The inspector general for the Illinois General Assembly says a top state senator did not sexually harass a woman whose legislation he was sponsoring last year.
Inspector General Julie Porter concludes in a report that Sen. Ira Silverstein’s interaction with Denise Rotheimer did not rise to the level of ethical misconduct. But she says it was “conduct unbecoming of a legislator” and recommended the 19-year veteran lawmaker be counseled by the Senate’s ethics officer.
* CBS 2…
Rotheimer helped author a 2011 law to increase penalties for violent sex offenders. She said she was working with Silverstein to pass legislation to help crime victims get free legal representation during ongoing criminal cases, when the senator killed the bill because he thought she had a boyfriend.
“Once I explained to him I don’t have a boyfriend, my bill came back alive,” Rotheimer said at the hearing.
* NBC 5…
Contacted Thursday, Rotheimer said she was “livid” over the ruling and fears it will discourage others from lodging complaints against lawmakers.
“For her (Porter) to victim-blame and to say I was flirting with him, that shows that the whole system is corrupt,” Rotheimer said. “The process is worse than the abuse because now I’m being blamed.” […]
Porter said Silverstein’s conduct could only be defined as sexual harassment if it created “an intimidating, hostile, or offensive working environment.”
She also found evidence that Silverstein continued to push the legislation even after it was clear there was little support for passage. Rotheimer said that’s why, recognizing there was no employer-employee relationship with Silverstein, she filed an “abuse of power” charge with the Legislative Ethics Commission, not a sexual harassment complaint.
Porter noted two instances when Silverstein teased Rotheimer that he would drop sponsorship of the bill. The context of the conversations was lighthearted, but even the appearance that a lawmaker’s opinion of legislation could be based on his relationship with the advocate “has harmed the public’s trust in the General Assembly,” she wrote.
[Inspector General Julie Porter] also noted many of the messages were “flirtatious,” although none were “sexually explicit and there was never any express discussion in the messages about cultivating a romantic relationship.”
And she did not conclude that Silverstein “killed” the bill.
“If anything, it appears that Silverstein — like Rotheimer — was misguided or naive about whether the bill could actually succeed as proposed. He kept going and going because he wanted to help, please and placate Rotheimer,” she wrote.
In explaining why she considered Silverstein’s conduct “unbecoming” of a legislator, Porter writes that “he did not maintain an appropriate professional distance from the proponent of a bill he was sponsoring.”
She writes that Silverstein “should have been much more cautious and conscientious about engaging in these types of teasing and flirtatious communications with someone he knew was depending on him to advance legislation.”
“Legislators are public servants, held to a higher standard,” Porter wrote. “Even the appearance — which Silverstein himself created — that Silverstein felt enamored with a bill proponent and may have used his office to advance or impede legislation as a result is problematic and warrants my finding.”
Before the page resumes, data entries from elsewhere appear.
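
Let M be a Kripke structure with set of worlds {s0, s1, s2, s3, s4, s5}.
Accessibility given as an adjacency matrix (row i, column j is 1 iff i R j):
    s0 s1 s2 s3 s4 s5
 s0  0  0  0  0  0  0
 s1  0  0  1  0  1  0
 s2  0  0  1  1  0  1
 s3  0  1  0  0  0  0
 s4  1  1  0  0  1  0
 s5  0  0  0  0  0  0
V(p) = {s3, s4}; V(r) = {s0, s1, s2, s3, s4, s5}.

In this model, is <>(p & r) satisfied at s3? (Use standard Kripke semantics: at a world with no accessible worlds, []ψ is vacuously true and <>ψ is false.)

No

Recall that <>ψ holds at a world iff ψ holds at some accessible world.
At s3: <>(p & r) requires p & r at some successor in {s1}.
  At s1: p & r is false.
So <>(p & r) is false at s3.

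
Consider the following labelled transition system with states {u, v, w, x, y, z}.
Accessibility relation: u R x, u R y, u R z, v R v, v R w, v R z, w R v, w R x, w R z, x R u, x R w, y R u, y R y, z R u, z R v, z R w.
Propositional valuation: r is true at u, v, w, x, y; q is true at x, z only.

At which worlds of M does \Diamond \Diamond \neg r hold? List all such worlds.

v, w, x, y, z

Let φ = \Diamond \Diamond \neg r. Evaluate φ at each world:
  u (successors {x, y, z}): φ is false.
  v (successors {v, w, z}): φ is true.
  w (successors {v, x, z}): φ is true.
  x (successors {u, w}): φ is true.
  y (successors {u, y}): φ is true.
  z (successors {u, v, w}): φ is true.
For instance, at y:
  At y: \Diamond \Diamond \neg r requires \Diamond \neg r at some successor in {u, y}.
    \Diamond \neg r holds at u, so \Diamond \Diamond \neg r is true at y.
      At u: \Diamond \neg r requires \neg r at some successor in {x, y, z}.
        \neg r holds at z, so \Diamond \neg r is true at u.
Satisfying worlds: {v, w, x, y, z}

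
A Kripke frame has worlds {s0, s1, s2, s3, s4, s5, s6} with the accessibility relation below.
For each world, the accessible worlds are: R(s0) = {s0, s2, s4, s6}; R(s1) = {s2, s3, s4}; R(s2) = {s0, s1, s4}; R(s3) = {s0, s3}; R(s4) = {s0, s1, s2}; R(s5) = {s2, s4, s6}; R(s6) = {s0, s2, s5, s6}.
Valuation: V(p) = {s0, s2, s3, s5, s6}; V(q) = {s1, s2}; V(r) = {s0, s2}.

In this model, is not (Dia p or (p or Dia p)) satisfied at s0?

At s0: Dia p or (p or Dia p) is true, so not (Dia p or (p or Dia p)) is false.
  At s0: Dia p is true, p or Dia p is true, so Dia p or (p or Dia p) is true.
    At s0: Dia p requires p at some successor in {s0, s2, s4, s6}.
      p holds at s0, so Dia p is true at s0.
    At s0: p is true, Dia p is true, so p or Dia p is true.
      At s0: Dia p requires p at some successor in {s0, s2, s4, s6}.
        p holds at s0, so Dia p is true at s0.

No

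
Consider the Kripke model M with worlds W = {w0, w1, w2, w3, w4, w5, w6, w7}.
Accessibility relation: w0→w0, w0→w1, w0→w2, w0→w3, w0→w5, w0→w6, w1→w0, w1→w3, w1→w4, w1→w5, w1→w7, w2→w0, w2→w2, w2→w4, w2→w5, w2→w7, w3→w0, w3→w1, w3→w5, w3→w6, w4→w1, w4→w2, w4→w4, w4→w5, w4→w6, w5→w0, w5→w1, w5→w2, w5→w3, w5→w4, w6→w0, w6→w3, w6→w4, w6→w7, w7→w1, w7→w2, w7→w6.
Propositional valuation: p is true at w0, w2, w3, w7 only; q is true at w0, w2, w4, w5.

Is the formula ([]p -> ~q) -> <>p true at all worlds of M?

Let φ = ([]p -> ~q) -> <>p. Evaluate φ at each world:
  w0 (successors {w0, w1, w2, w3, w5, w6}): φ is true.
  w1 (successors {w0, w3, w4, w5, w7}): φ is true.
  w2 (successors {w0, w2, w4, w5, w7}): φ is true.
  w3 (successors {w0, w1, w5, w6}): φ is true.
  w4 (successors {w1, w2, w4, w5, w6}): φ is true.
  w5 (successors {w0, w1, w2, w3, w4}): φ is true.
  w6 (successors {w0, w3, w4, w7}): φ is true.
  w7 (successors {w1, w2, w6}): φ is true.
For instance, at w2:
  At w2: []p -> ~q is true, <>p is true, so ([]p -> ~q) -> <>p is true.
    At w2: []p is false, ~q is false, so []p -> ~q is true.
      At w2: []p requires p at every successor {w0, w2, w4, w5, w7}.
        p fails at w4, so []p is false at w2.
    At w2: <>p requires p at some successor in {w0, w2, w4, w5, w7}.
      p holds at w0, so <>p is true at w2.

Yes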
* From the Illinois Policy Institute’s former news network…
Attorney Les Alderman, who has handled harassment cases in Washington, D.C., said Porter’s report will have consequences.
“Here you have this inspector general airing all of this dirty laundry and declaring it to mean nothing, and to amount to no violation of the law,” Alderman said. “That will have a chilling effect on the victims who will decide that they don’t need to go through the same process and get the same result.”
Alderman said accusers should take their cases to court. Rotheimer said she’s evaluating her options and that the process is rigged in lawmakers’ favor.
Illinois state Rep. Avery Bourne, R-Raymond, said the legislature’s harassment task force is evaluating how other inspectors general investigate cases in other agencies and other states.
Becky Carroll, a political consultant and one of the women behind the open letter last fall, said she did not think the inspector general’s finding would discourage women from coming forward.
“Women and our allies are united more than ever around this issue, and this movement is too strong a force to be deterred by any single incident of this nature,” Carroll said. “There’s no going back.”
Carroll said she could understand why Rotheimer was dissatisfied with the process, saying state government needs a “clear, consistent and fair process in place so everyone who comes forward has confidence that their complaints will be taken seriously and addressed accordingly.”
Lawmakers have formed two task forces to try to address the larger issues of sexual harassment and sexual discrimination in Springfield.
* WLS Radio…
Silverstein didn’t want to answer any of my questions about the finding, but he did say “I am very grateful that we have an independent inspector general who saw the facts for what they were. My priorities are now my family and my re-election.”
But Silverstein’s two more impediments to his re-election: He’s currently 45 signatures short on his petition to get on the March 20th ballot and even if he does get on the ballot he’s got a primary challenger.